TABLE-US-00001 TABLE 1 Compositions and material characteristics of profiles according to the invention R.sub.p0.2 R.sub.m A Class Si Fe Cu Mn Mg Cr [MPa] [MPa] [%] C32 0.85 0.18 0.12 0.55 0.80 0.12 334 352 12.6 C32 0.88 0.22 0.2 0.62 0.79 0.17 342 356 11.5 C28 0.79 0.17 0.15 0.6 0.75 0.18 305 330 13.2 C28 0.74 0.2 0.2 0.70 0.72 0.2 290 315 11.3

[0071] In FIG. 8 and FIG. 9, an exemplary compression specimen of one of the alloys according to Table 1 is shown in a frontal view (FIG. 8) and side view (FIG. 9). The compression specimen shows, following a standardized compression text, virtually no cracks and thus satisfies the conditions required by automotive manufacturers.

[0072] According to examinations for intracrystalline corrosion, there were no signs of a corrosive attack in profiles according to Table 1 in an artificially aged condition (heat treatment of the profiles for 3 hours at 215° C. and 8 hours at 180° C.) under exposure to test solutions. The profiles thus also meet the conditions in terms of a highest possible corrosion resistance.
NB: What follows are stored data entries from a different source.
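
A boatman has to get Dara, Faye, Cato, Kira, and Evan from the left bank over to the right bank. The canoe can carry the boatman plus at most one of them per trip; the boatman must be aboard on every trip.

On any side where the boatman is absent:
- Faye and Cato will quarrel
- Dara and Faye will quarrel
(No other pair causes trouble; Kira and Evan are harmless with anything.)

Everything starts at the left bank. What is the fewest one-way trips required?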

[0073] An extruded profile as discussed above is created using a die such as that illustrated in FIG. 10. The die itself is a typical die for an extrusion of a double hollow cavity profile. In contrast to the prior art, however, additional guiding means are also provided in direct proximity to the profile-shaping passage, which guiding means divert the material being extruded. The guiding means are located in the positions marked by the arrows in FIG. 10. With the guiding means, an even higher degree of deformation is achieved locally, which is highly beneficial to a fine microstructure. Local forming is also drastically increased by the guiding means. Consequently, this local forming causes a greatly increased dislocation density. The increased dislocation density, paired with the potential starting seeds for recrystallization (AlFeSi phases), enables the start of recrystallization. Through the targeted influencing of the dispersoids (size and distribution) during the heating to the homogenization temperature, the recrystallization can be optimally controlled and regulated (see FIG. 6 and FIG. 7 for a perfect end result). Thus, in a further aspect, the invention relates to a die for extruding a hollow profile, in particular a double hollow cavity profile, preferably for carrying out a method as explained above, wherein in the die, in addition to multiple cavities for receiving a continuously cast bolt in a branching manner before a profile-shaping die, additional guiding means are provided for diverting the extruded material. With the additionally provided single or plural guiding means, a dislocation density can be increased so that by providing starting seeds, a regulation of the recrystallized grain size using dispersoids or the distribution and density thereof and the dislocation density, an optimized microstructure can be achieved.